Tout sectateur de l’opinion admise et répandue depuis des siècles rétorquera pourtant : à quoi le foie sert-il alors, et faut-il penser que la nature l’a créé pour ne servir à rien ? Je ne le crois pas car une fonction propre est attribuée à chaque partie du corps ; celle du foie n’est pourtant pas d’assurer l’hématose[59] qui n’appartient qu’au cœur : [60][61] αυτη γαρ εστιν αρχη και πηγη του αιματος, η υποδοχη πρωτη, dit Aristote, « c’est lui qui est le principe et la source du sang, ou, si l’on veut, son premier réceptacle ». [31] Au foie incombe pourtant la charge d’aider l’estomac à digérer les aliments que nous avalons, comme en les étreignant de son affectueuse chaleur ; mais il a surtout celle d’extraire du sang, qu’il reçoit par les portes du foie, l’humeur bilieuse et âcre, de la cracher dans la vésicule, qui est couchée au-dessous de lui ; laquelle, pour obéir aux exigences de la nature, l’envoie dans les intestins par le canal cholédoque, ou par celui que les auteurs modernes appellent hépatique, parce qu’il a son origine dans le foie. [32][62][63][64][65] En adoptant un point de vue opposé, [Page 151 | LAT | IMG] Galien s’est montré plus empressé à contrer Aristote qu’à chercher la vérité. Il n’a pas exploré les parties qui conduisent le chyme ailleurs que dans le foie, et a recouru à des arguments bien légers pour prétendre qu’il est facile de conclure que της αιματωσεως πρωτον οργανον ηπαρ, και αρχη των φλεβων, et qu’à cette fin, αναφερεσθαι τον χυλον εκ της κοιλιας εις αυτο δια των φλεβων, c’est-à-dire « le chyle lui est transmis par les veines depuis l’estomac ». [33][66] Ainsi en va-t-il de ce qu’on a dit jusqu’à présent :

Mulciber in Trojam, pro Troja staret Apollo[34][67][68]

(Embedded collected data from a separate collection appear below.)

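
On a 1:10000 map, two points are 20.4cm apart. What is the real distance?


Real distance = map distance × scale
= 20.4cm × 10000
= 204000 cm = 2040.0 m
= 2.040 km

2.040 km


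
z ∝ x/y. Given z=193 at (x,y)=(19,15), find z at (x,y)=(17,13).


z = k·x/y
Solve for k using the known point: k = z·y/x = 193×15/19 = 2895/19 ≈ 152.3684
Now evaluate at x=17, y=13:
z = k × 17 / 13 = (2895 × 17) / (19 × 13) = 49215/247
≈ 199.2510

199.2510


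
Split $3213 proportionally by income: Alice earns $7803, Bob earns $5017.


Total income = 7803 + 5017 = $12820
Alice: $3213 × 7803/12820 = $1955.62
Bob: $3213 × 5017/12820 = $1257.38
= Alice: $1955.62, Bob: $1257.38

Alice: $1955.62, Bob: $1257.38


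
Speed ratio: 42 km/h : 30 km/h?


Ratio = 42:30
GCD = 6
Simplified = 7:5
Time ratio (same distance) = 5:7
Speed ratio = 7:5

7:5


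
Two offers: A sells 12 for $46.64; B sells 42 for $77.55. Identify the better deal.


Deal A: $46.64/12 = $3.8867/unit
Deal B: $77.55/42 = $1.8464/unit
B is cheaper per unit
= Deal B

Deal B


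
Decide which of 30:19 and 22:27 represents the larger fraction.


30/19 = 1.5789
22/27 = 0.8148
1.5789 > 0.8148, so 30:19 is greater
= 30:19

30:19


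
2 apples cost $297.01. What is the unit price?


Unit rate = total / quantity
= 297.01 / 2
= $148.51 per unit

$148.51 per unit


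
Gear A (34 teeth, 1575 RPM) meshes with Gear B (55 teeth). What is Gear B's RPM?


Gear ratio = 34:55 = 34:55
RPM_B = RPM_A × (teeth_A / teeth_B)
= 1575 × (34/55)
= 973.6 RPM

973.6 RPM


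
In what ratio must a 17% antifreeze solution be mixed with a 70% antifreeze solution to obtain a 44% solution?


Let x parts of 17% mix with y parts of 70%.
17x + 70y = 44(x + y)
17x + 70y = 44x + 44y
x(17 - 44) = y(44 - 70)
x/y = (70 - 44)/(44 - 17) = 26/27
Simplify: 26:27
= 26:27

26:27


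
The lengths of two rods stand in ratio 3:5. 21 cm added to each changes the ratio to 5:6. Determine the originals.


Let A = 3k, B = 5k.
(3k + 21) / (5k + 21) = 5/6
Cross-multiply: 6(3k + 21) = 5(5k + 21)
18k + 126 = 25k + 105
18k - 25k = 105 - 126
-7k = -21
k = -21/-7 = 3
A = 3×3 = 9, B = 5×3 = 15
= A = 9, B = 15

A = 9, B = 15


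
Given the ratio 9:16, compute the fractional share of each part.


Total parts = 9 + 16 = 25
First part: 9/25 = 9/25
Second part: 16/25 = 16/25
= 9/25 and 16/25

9/25 and 16/25


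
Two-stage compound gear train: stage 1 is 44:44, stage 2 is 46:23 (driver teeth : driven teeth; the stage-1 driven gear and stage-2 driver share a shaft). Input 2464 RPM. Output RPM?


Stage 1: RPM_B = RPM_A × t_A/t_B = 2464 × 44/44 = 108416/44 = 2464.00
B and C share a shaft → RPM_C = RPM_B
Stage 2: RPM_D = RPM_C × t_C/t_D = RPM_A × (t_A×t_C)/(t_B×t_D)
Overall ratio = (44×46)/(44×23) = 2024/1012
RPM_D = 2464 × 2024/1012 = 4987136/1012
= 4928.00 RPM

4928.00 RPM


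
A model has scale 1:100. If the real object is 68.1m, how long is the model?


Model size = real / scale
= 68.1 / 100
= 0.6810 m

0.6810 m


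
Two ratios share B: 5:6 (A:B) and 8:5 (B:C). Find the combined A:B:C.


Match B: multiply A:B by 8 → 40:48
Multiply B:C by 6 → 48:30
Combined: 40:48:30
GCD = 2
= 20:24:15

20:24:15


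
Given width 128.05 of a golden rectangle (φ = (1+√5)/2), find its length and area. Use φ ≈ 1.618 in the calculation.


φ = (1 + √5) / 2 ≈ 1.618
Length = width × φ = 128.05 × 1.618 = 207.1849
≈ 207.18
Area = width × length = 128.05 × 207.1849 = 26530.026445 ≈ 26530.03
= Length: 207.18, Area: 26530.03

Length: 207.18, Area: 26530.03


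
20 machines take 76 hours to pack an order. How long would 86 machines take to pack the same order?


Inverse proportion: x × y = constant
k = 20 × 76 = 1520
y₂ = k / 86 = 1520 / 86
= 17.67

17.67


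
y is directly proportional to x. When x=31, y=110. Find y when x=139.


Direct proportion: y/x = constant
k = 110/31 ≈ 3.5484
y₂ = k × 139 = 110 × 139 / 31 = 15290/31
≈ 493.23

493.23


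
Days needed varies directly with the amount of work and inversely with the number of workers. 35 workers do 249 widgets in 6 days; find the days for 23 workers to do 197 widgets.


Days ∝ work / workers, so d₂ = d₁ × (m₁/m₂) × (w₂/w₁)
Workers factor (inverse): 35/23 ≈ 1.5217
Work factor (direct): 197/249 ≈ 0.7912
d₂ = 6 × 35/23 × 197/249 = (6 × 35 × 197) / (23 × 249) = 41370/5727
≈ 7.22 days

7.22 days


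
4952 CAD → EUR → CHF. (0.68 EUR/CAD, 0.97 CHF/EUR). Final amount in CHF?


Step 1: 4952 CAD × 0.68 = 3367.36 EUR
Step 2: 3367.36 EUR × 0.97 = 3266.34 CHF
Implied rate CAD→CHF = 0.68 × 0.97 = 0.6596
= 3266.34 CHF

3266.34 CHF


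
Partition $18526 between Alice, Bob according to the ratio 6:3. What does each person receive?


Total parts = 6 + 3 = 9
Alice: 18526 × 6/9 = 12350.67
Bob: 18526 × 3/9 = 6175.33
= Alice: $12350.67, Bob: $6175.33

Alice: $12350.67, Bob: $6175.33


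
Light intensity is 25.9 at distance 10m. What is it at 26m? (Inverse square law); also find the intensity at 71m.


I₁d₁² = I₂d₂²
I at 26m = 25.9 × (10/26)² = 25.9 × 100/676 = 2590/676 ≈ 3.8314
I at 71m = 25.9 × (10/71)² = 25.9 × 100/5041 = 2590/5041 ≈ 0.5138
= 3.8314 and 0.5138

3.8314 and 0.5138


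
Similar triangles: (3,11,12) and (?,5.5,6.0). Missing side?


Scale factor = 5.5/11 = 0.5
Missing side = 3 × 0.5
= 1.5

1.5


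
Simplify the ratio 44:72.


GCD(44, 72) = 4
44/4 : 72/4
= 11:18

11:18


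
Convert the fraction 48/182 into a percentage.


Percentage = (part / whole) × 100
= (48 / 182) × 100
≈ 26.37%

26.37%


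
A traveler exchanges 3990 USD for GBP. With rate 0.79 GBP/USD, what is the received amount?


Amount × rate = 3990 × 0.79
= 3152.10 GBP

3152.10 GBP


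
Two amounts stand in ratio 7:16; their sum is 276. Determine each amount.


Let A = 7k, B = 16k.
7k + 16k = 276
23k = 276 → k = 276/23 = 12
A = 7×12 = 84, B = 16×12 = 192
= A = 84, B = 192

A = 84, B = 192


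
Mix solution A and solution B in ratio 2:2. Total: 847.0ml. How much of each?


Total parts = 2 + 2 = 4
solution A: 847.0 × 2/4 = 423.5ml
solution B: 847.0 × 2/4 = 423.5ml
= 423.5ml and 423.5ml

423.5ml and 423.5ml


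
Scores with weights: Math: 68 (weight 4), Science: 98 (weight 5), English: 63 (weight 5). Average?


Numerator = 68×4 + 98×5 + 63×5
= 272 + 490 + 315
= 1077
Total weight = 14
Weighted avg = 1077/14
= 76.93

76.93


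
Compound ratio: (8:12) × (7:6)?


Compound ratio = (8×7) : (12×6)
= 56:72
GCD = 8
= 7:9

7:9


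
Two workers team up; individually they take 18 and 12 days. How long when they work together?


Rate of A = 1/18 per day
Rate of B = 1/12 per day
Combined rate = 1/18 + 1/12 = 30/216 ≈ 0.1389 per day
Days = 1 / combined rate = 216/30
= 7.20 days

7.20 days


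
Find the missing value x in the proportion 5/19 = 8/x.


Cross multiply: 5 × x = 19 × 8
5x = 152
x = 152 / 5
= 30.40

30.40


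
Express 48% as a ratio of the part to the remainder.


48% means 48 parts out of 100; remainder = 52
Part : remainder = 48:52
GCD = 4
= 12:13

12:13


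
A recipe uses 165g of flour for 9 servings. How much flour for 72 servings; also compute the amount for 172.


Direct proportion: y/x = constant
k = 165/9 ≈ 18.3333
y at x=72: k × 72 = 165 × 72 / 9 = 11880/9 = 1320.00
y at x=172: k × 172 = 165 × 172 / 9 = 28380/9 ≈ 3153.33
= 1320.00 and 3153.33

1320.00 and 3153.33


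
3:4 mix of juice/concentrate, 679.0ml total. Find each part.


Total parts = 3 + 4 = 7
juice: 679.0 × 3/7 = 291.0ml
concentrate: 679.0 × 4/7 = 388.0ml
= 291.0ml and 388.0ml

291.0ml and 388.0ml


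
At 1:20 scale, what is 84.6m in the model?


Model size = real / scale
= 84.6 / 20
= 4.2300 m

4.2300 m


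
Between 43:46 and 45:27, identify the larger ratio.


43/46 = 0.9348
45/27 = 1.6667
0.9348 < 1.6667, so 43:46 is less
= 45:27

45:27


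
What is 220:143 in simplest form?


GCD(220, 143) = 11
220/11 : 143/11
= 20:13

20:13


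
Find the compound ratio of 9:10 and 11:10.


Compound ratio = (9×11) : (10×10)
= 99:100
GCD = 1
= 99:100

99:100


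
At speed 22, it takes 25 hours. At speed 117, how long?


Inverse proportion: x × y = constant
k = 22 × 25 = 550
y₂ = k / 117 = 550 / 117
= 4.70

4.70


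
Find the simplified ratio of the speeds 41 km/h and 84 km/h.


Ratio = 41:84
GCD = 1
Simplified = 41:84
Time ratio (same distance) = 84:41
Speed ratio = 41:84

41:84


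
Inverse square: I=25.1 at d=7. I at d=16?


I₁d₁² = I₂d₂²
I₂ = I₁ × (d₁/d₂)²
= 25.1 × (7/16)²
= 25.1 × 49/256
= 1229.9/256
≈ 4.8043

4.8043


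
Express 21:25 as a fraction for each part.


Total parts = 21 + 25 = 46
First part: 21/46 = 21/46
Second part: 25/46 = 25/46
= 21/46 and 25/46

21/46 and 25/46


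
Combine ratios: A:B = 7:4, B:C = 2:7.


Match B: multiply A:B by 2 → 14:8
Multiply B:C by 4 → 8:28
Combined: 14:8:28
GCD = 2
= 7:4:14

7:4:14


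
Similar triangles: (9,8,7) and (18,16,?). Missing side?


Scale factor = 18/9 = 2
Missing side = 7 × 2
= 14.0

14.0


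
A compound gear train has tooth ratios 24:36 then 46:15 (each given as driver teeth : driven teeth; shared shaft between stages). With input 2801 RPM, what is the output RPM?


Stage 1: RPM_B = RPM_A × t_A/t_B = 2801 × 24/36 = 67224/36 ≈ 1867.33
B and C share a shaft → RPM_C = RPM_B
Stage 2: RPM_D = RPM_C × t_C/t_D = RPM_A × (t_A×t_C)/(t_B×t_D)
Overall ratio = (24×46)/(36×15) = 1104/540
RPM_D = 2801 × 1104/540 = 3092304/540
≈ 5726.49 RPM

5726.49 RPM


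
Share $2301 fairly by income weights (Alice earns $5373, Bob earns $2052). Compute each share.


Total income = 5373 + 2052 = $7425
Alice: $2301 × 5373/7425 = $1665.09
Bob: $2301 × 2052/7425 = $635.91
= Alice: $1665.09, Bob: $635.91

Alice: $1665.09, Bob: $635.91


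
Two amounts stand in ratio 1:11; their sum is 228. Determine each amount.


Let A = 1k, B = 11k.
1k + 11k = 228
12k = 228 → k = 228/12 = 19
A = 1×19 = 19, B = 11×19 = 209
= A = 19, B = 209

A = 19, B = 209


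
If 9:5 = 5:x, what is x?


Cross multiply: 9 × x = 5 × 5
9x = 25
x = 25 / 9
= 2.78

2.78


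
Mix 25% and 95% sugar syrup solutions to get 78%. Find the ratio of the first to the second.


Let x parts of 25% mix with y parts of 95%.
25x + 95y = 78(x + y)
25x + 95y = 78x + 78y
x(25 - 78) = y(78 - 95)
x/y = (95 - 78)/(78 - 25) = 17/53
Simplify: 17:53
= 17:53

17:53


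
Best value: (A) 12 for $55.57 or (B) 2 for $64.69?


Deal A: $55.57/12 = $4.6308/unit
Deal B: $64.69/2 = $32.3450/unit
A is cheaper per unit
= Deal A

Deal A


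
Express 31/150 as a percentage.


Percentage = (part / whole) × 100
= (31 / 150) × 100
≈ 20.67%

20.67%


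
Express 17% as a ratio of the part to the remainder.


17% means 17 parts out of 100; remainder = 83
Part : remainder = 17:83
GCD = 1
= 17:83

17:83


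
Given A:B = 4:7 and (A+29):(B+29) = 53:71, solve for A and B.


Let A = 4k, B = 7k.
(4k + 29) / (7k + 29) = 53/71
Cross-multiply: 71(4k + 29) = 53(7k + 29)
284k + 2059 = 371k + 1537
284k - 371k = 1537 - 2059
-87k = -522
k = -522/-87 = 6
A = 4×6 = 24, B = 7×6 = 42
= A = 24, B = 42

A = 24, B = 42


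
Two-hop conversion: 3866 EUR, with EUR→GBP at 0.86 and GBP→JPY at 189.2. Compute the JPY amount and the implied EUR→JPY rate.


Step 1: 3866 EUR × 0.86 = 3324.76 GBP
Step 2: 3324.76 GBP × 189.2 = 629044.59 JPY
Implied rate EUR→JPY = 0.86 × 189.2 = 162.7120
= 629044.59 JPY; implied rate 162.7120 JPY/EUR

629044.59 JPY; implied rate 162.7120 JPY/EUR


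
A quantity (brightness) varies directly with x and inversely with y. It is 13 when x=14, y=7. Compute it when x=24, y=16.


z = k·x/y
Solve for k using the known point: k = z·y/x = 13×7/14 = 91/14 = 6.5000
Now evaluate at x=24, y=16:
z = k × 24 / 16 = (91 × 24) / (14 × 16) = 2184/224
= 9.7500

9.7500


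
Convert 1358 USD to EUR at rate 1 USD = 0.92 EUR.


Amount × rate = 1358 × 0.92
= 1249.36 EUR

1249.36 EUR


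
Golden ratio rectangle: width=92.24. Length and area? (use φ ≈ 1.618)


φ = (1 + √5) / 2 ≈ 1.618
Length = width × φ = 92.24 × 1.618 = 149.24432
≈ 149.24
Area = width × length = 92.24 × 149.24432 = 13766.2960768 ≈ 13766.30
= Length: 149.24, Area: 13766.30

Length: 149.24, Area: 13766.30


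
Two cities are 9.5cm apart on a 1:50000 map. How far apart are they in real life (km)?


Real distance = map distance × scale
= 9.5cm × 50000
= 475000 cm = 4750.0 m
= 4.750 km

4.750 km


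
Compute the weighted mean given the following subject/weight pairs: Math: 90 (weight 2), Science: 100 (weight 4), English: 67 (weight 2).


Numerator = 90×2 + 100×4 + 67×2
= 180 + 400 + 134
= 714
Total weight = 8
Weighted avg = 714/8
= 89.25

89.25


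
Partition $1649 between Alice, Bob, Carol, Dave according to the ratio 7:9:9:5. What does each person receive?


Total parts = 7 + 9 + 9 + 5 = 30
Alice: 1649 × 7/30 = 384.77
Bob: 1649 × 9/30 = 494.70
Carol: 1649 × 9/30 = 494.70
Dave: 1649 × 5/30 = 274.83
= Alice: $384.77, Bob: $494.70, Carol: $494.70, Dave: $274.83

Alice: $384.77, Bob: $494.70, Carol: $494.70, Dave: $274.83


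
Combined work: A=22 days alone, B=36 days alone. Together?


Rate of A = 1/22 per day
Rate of B = 1/36 per day
Combined rate = 1/22 + 1/36 = 58/792 ≈ 0.0732 per day
Days = 1 / combined rate = 792/58
≈ 13.66 days

13.66 days


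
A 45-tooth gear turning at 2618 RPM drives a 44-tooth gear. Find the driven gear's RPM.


Gear ratio = 45:44 = 45:44
RPM_B = RPM_A × (teeth_A / teeth_B)
= 2618 × (45/44)
= 2677.5 RPM

2677.5 RPM


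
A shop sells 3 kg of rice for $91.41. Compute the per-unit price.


Unit rate = total / quantity
= 91.41 / 3
= $30.47 per unit

$30.47 per unit


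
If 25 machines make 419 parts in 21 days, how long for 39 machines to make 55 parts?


Days ∝ work / workers, so d₂ = d₁ × (m₁/m₂) × (w₂/w₁)
Workers factor (inverse): 25/39 ≈ 0.6410
Work factor (direct): 55/419 ≈ 0.1313
d₂ = 21 × 25/39 × 55/419 = (21 × 25 × 55) / (39 × 419) = 28875/16341
≈ 1.77 days

1.77 days


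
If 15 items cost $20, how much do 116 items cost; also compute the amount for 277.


Direct proportion: y/x = constant
k = 20/15 ≈ 1.3333
y at x=116: k × 116 = 20 × 116 / 15 = 2320/15 ≈ 154.67
y at x=277: k × 277 = 20 × 277 / 15 = 5540/15 ≈ 369.33
= 154.67 and 369.33

154.67 and 369.33


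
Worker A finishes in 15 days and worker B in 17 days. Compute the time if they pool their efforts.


Rate of A = 1/15 per day
Rate of B = 1/17 per day
Combined rate = 1/15 + 1/17 = 32/255 ≈ 0.1255 per day
Days = 1 / combined rate = 255/32
≈ 7.97 days

7.97 days


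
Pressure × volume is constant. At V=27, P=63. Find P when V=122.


Inverse proportion: x × y = constant
k = 27 × 63 = 1701
y₂ = k / 122 = 1701 / 122
= 13.94

13.94


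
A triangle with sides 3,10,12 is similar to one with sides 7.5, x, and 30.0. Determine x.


Scale factor = 7.5/3 = 2.5
Missing side = 10 × 2.5
= 25.0

25.0


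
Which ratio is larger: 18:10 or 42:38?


18/10 = 1.8000
42/38 = 1.1053
1.8000 > 1.1053, so 18:10 is greater
= 18:10

18:10


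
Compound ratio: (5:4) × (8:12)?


Compound ratio = (5×8) : (4×12)
= 40:48
GCD = 8
= 5:6

5:6


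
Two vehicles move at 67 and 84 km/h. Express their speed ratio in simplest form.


Ratio = 67:84
GCD = 1
Simplified = 67:84
Time ratio (same distance) = 84:67
Speed ratio = 67:84

67:84


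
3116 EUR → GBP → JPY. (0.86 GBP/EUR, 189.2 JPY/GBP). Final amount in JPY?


Step 1: 3116 EUR × 0.86 = 2679.76 GBP
Step 2: 2679.76 GBP × 189.2 = 507010.59 JPY
Implied rate EUR→JPY = 0.86 × 189.2 = 162.7120
= 507010.59 JPY

507010.59 JPY


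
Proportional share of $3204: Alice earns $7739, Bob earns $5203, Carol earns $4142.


Total income = 7739 + 5203 + 4142 = $17084
Alice: $3204 × 7739/17084 = $1451.40
Bob: $3204 × 5203/17084 = $975.79
Carol: $3204 × 4142/17084 = $776.81
= Alice: $1451.40, Bob: $975.79, Carol: $776.81

Alice: $1451.40, Bob: $975.79, Carol: $776.81


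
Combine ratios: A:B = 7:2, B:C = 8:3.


Match B: multiply A:B by 8 → 56:16
Multiply B:C by 2 → 16:6
Combined: 56:16:6
GCD = 2
= 28:8:3

28:8:3


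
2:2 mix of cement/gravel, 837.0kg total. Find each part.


Total parts = 2 + 2 = 4
cement: 837.0 × 2/4 = 418.5kg
gravel: 837.0 × 2/4 = 418.5kg
= 418.5kg and 418.5kg

418.5kg and 418.5kg


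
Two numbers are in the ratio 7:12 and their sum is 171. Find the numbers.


Let A = 7k, B = 12k.
7k + 12k = 171
19k = 171 → k = 171/19 = 9
A = 7×9 = 63, B = 12×9 = 108
= A = 63, B = 108

A = 63, B = 108


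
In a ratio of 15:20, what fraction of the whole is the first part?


Total parts = 15 + 20 = 35
First part: 15/35 = 3/7
= 3/7

3/7


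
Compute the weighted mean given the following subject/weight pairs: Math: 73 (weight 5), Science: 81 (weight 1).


Numerator = 73×5 + 81×1
= 365 + 81
= 446
Total weight = 6
Weighted avg = 446/6
= 74.33

74.33


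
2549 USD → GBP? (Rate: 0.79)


Amount × rate = 2549 × 0.79
= 2013.71 GBP

2013.71 GBP


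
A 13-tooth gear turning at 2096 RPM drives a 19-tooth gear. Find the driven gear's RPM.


Gear ratio = 13:19 = 13:19
RPM_B = RPM_A × (teeth_A / teeth_B)
= 2096 × (13/19)
= 1434.1 RPM

1434.1 RPM


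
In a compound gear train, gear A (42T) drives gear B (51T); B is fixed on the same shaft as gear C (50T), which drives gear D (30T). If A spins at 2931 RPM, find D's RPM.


Stage 1: RPM_B = RPM_A × t_A/t_B = 2931 × 42/51 = 123102/51 ≈ 2413.76
B and C share a shaft → RPM_C = RPM_B
Stage 2: RPM_D = RPM_C × t_C/t_D = RPM_A × (t_A×t_C)/(t_B×t_D)
Overall ratio = (42×50)/(51×30) = 2100/1530
RPM_D = 2931 × 2100/1530 = 6155100/1530
≈ 4022.94 RPM

4022.94 RPM


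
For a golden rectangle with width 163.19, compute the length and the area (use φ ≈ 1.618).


φ = (1 + √5) / 2 ≈ 1.618
Length = width × φ = 163.19 × 1.618 = 264.04142
≈ 264.04
Area = width × length = 163.19 × 264.04142 = 43088.9193298 ≈ 43088.92
= Length: 264.04, Area: 43088.92

Length: 264.04, Area: 43088.92


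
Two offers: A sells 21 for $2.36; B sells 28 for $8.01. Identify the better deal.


Deal A: $2.36/21 = $0.1124/unit
Deal B: $8.01/28 = $0.2861/unit
A is cheaper per unit
= Deal A

Deal A


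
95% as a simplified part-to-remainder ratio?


95% means 95 parts out of 100; remainder = 5
Part : remainder = 95:5
GCD = 5
= 19:1

19:1


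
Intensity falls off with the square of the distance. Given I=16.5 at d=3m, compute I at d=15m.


I₁d₁² = I₂d₂²
I₂ = I₁ × (d₁/d₂)²
= 16.5 × (3/15)²
= 16.5 × 9/225
= 148.5/225
= 0.6600

0.6600


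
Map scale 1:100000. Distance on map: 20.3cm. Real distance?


Real distance = map distance × scale
= 20.3cm × 100000
= 2030000 cm = 20300.0 m
= 20.300 km

20.300 km


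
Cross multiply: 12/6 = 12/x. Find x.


Cross multiply: 12 × x = 6 × 12
12x = 72
x = 72 / 12
= 6.00

6.00


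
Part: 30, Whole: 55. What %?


Percentage = (part / whole) × 100
= (30 / 55) × 100
≈ 54.55%

54.55%


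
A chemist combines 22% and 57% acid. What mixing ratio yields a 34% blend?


Let x parts of 22% mix with y parts of 57%.
22x + 57y = 34(x + y)
22x + 57y = 34x + 34y
x(22 - 34) = y(34 - 57)
x/y = (57 - 34)/(34 - 22) = 23/12
Simplify: 23:12
= 23:12

23:12


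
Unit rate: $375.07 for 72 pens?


Unit rate = total / quantity
= 375.07 / 72
= $5.21 per unit

$5.21 per unit


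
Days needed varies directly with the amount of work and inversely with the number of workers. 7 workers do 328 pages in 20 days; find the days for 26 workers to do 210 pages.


Days ∝ work / workers, so d₂ = d₁ × (m₁/m₂) × (w₂/w₁)
Workers factor (inverse): 7/26 ≈ 0.2692
Work factor (direct): 210/328 ≈ 0.6402
d₂ = 20 × 7/26 × 210/328 = (20 × 7 × 210) / (26 × 328) = 29400/8528
≈ 3.45 days

3.45 days


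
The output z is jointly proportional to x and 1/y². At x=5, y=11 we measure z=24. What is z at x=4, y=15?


z = k·x/y²
Solve for k using the known point: k = z·y²/x = 24×121/5 = 2904/5 = 580.8000
Now evaluate at x=4, y=15:
z = k × 4 / 225 = (2904 × 4) / (5 × 225) = 11616/1125
≈ 10.3253

10.3253


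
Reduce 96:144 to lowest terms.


GCD(96, 144) = 48
96/48 : 144/48
= 2:3

2:3


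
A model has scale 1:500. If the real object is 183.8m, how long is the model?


Model size = real / scale
= 183.8 / 500
= 0.3676 m

0.3676 m


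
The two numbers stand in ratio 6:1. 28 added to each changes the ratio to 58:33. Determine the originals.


Let A = 6k, B = 1k.
(6k + 28) / (1k + 28) = 58/33
Cross-multiply: 33(6k + 28) = 58(1k + 28)
198k + 924 = 58k + 1624
198k - 58k = 1624 - 924
140k = 700
k = 700/140 = 5
A = 6×5 = 30, B = 1×5 = 5
= A = 30, B = 5

A = 30, B = 5


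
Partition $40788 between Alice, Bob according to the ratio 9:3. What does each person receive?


Total parts = 9 + 3 = 12
Alice: 40788 × 9/12 = 30591.00
Bob: 40788 × 3/12 = 10197.00
= Alice: $30591.00, Bob: $10197.00

Alice: $30591.00, Bob: $10197.00


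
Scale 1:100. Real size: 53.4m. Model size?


Model size = real / scale
= 53.4 / 100
= 0.5340 m

0.5340 m


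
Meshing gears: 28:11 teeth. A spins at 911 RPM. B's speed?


Gear ratio = 28:11 = 28:11
RPM_B = RPM_A × (teeth_A / teeth_B)
= 911 × (28/11)
= 2318.9 RPM

2318.9 RPM


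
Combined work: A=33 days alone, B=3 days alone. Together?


Rate of A = 1/33 per day
Rate of B = 1/3 per day
Combined rate = 1/33 + 1/3 = 36/99 ≈ 0.3636 per day
Days = 1 / combined rate = 99/36
= 2.75 days

2.75 days


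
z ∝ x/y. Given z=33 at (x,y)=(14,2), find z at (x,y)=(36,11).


z = k·x/y
Solve for k using the known point: k = z·y/x = 33×2/14 = 66/14 ≈ 4.7143
Now evaluate at x=36, y=11:
z = k × 36 / 11 = (66 × 36) / (14 × 11) = 2376/154
≈ 15.4286

15.4286


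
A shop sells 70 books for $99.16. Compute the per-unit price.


Unit rate = total / quantity
= 99.16 / 70
= $1.42 per unit

$1.42 per unit


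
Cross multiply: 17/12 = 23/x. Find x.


Cross multiply: 17 × x = 12 × 23
17x = 276
x = 276 / 17
= 16.24

16.24


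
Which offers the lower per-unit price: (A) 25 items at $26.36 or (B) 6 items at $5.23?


Deal A: $26.36/25 = $1.0544/unit
Deal B: $5.23/6 = $0.8717/unit
B is cheaper per unit
= Deal B

Deal B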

Par vos nouvelles idées, qui diffèrent de celles qui prévalent en notre siècle, vous avez tranché, cher Pecquet, le nœud de la dispute. Comme si l’esprit du chef des péripatéticiens, [69] dont le mérite est d’avoir pénétré l’immensité de la nature, était venu habiter le vôtre, vous avez prouvé, par ce qu’ont perçu vos sens et par votre raisonnement, que : le cœur est l’officine du mouvement du sang et son premier sommelier ; c’est lui et non le foie que desservent les canaux blancs qui transportent le chyle épuré ; et tous se ruent tout droit et terminent leur course dans un réservoir unique que la nature a disposé à la racine du mésentère. Tous mes compliments pour cette illumination, très clairvoyant jeune homme, et pour votre compréhension inouïe de ce que l’anatomie avait de mieux caché ! [35][70] Tous mes compliments, dis-je, et continuez à vous consacrer ainsi au service de la vérité ! Vale. De Paris, le 13e de février 1651.